Problems addressed by this protocol:
- The plate is constantly incubated; the samples do not cool down as when they are taken out to be put on ice as in iGEM's protocol
- We know that the data from the cells corresponds to the exact time the measurements are taken unlike in iGEM's protocol where there is still some cell growth after the cells had been put on ice
- We can get many more data points because there are more repeats for each biological sample at each time.
- We can also take measurements more often than once every hour
- We only had to use one plate so it was easier and faster than filling up multiple testubes. This decreases the probability of pipetting errors and saves lab resources (no testubes used, less pipette tips due to less transfers, etc)
Possible downfalls:
- Because the plate reader continuously monitors and records OD600 and fluorescence for the plate, the instrument would be continuously occupied for 6-7 hours. This might not be ideal if the instrument is extensively used by other lab groups
Results of iGEM Oxford’s protocol
OD600 Measurement:
Relative Fluoresence Measurement
Absolute Fluorescence Plot
OD and fluorescence data was processed in the same way as the formulae on the pre-made iGEM Excel spreadsheet. All graphs were illustrated using MatLab by Iain Dunn and Shu Ishida.
Results and discussion
The measurements were followed for 15 hours instead of 6. This allows us to see the stationary phase in both the OD600 and fluorescence measurements. The OD600 data is normal for all parts (exponential phase followed by the stationary phase). Fluorescence agrees with the promoter strength results from the iGEM protocol: TD1 contains the strongest promoter and TD3 the weakest.

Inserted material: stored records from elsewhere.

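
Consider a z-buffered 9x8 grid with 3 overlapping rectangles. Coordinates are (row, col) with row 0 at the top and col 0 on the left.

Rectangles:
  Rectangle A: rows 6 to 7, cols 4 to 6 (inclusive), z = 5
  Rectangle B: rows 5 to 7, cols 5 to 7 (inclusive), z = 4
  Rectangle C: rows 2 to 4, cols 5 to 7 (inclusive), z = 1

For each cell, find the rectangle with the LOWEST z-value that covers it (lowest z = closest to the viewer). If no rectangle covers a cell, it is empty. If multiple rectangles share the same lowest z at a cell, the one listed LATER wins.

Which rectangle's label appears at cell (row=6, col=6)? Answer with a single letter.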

Absolute fluorescence results are better than the interlab data. Again, TD1 shows the greatest fluorescence per cell for all times. It is followed by TD2 and then TD3. This trend is in agreement with the Anderson collection’s promoter strength values. For test devices 2 and 3 we observe what is expected for the absolute fluorescence (a sigmoidal-like trend). Test device 1 shows a sharp decrease but it is then followed by an exponential increase that slows and eventually flatlines.
In conclusion, iGEM Oxford's protocol seems to give better and more reliable results than the iGEM original protocol.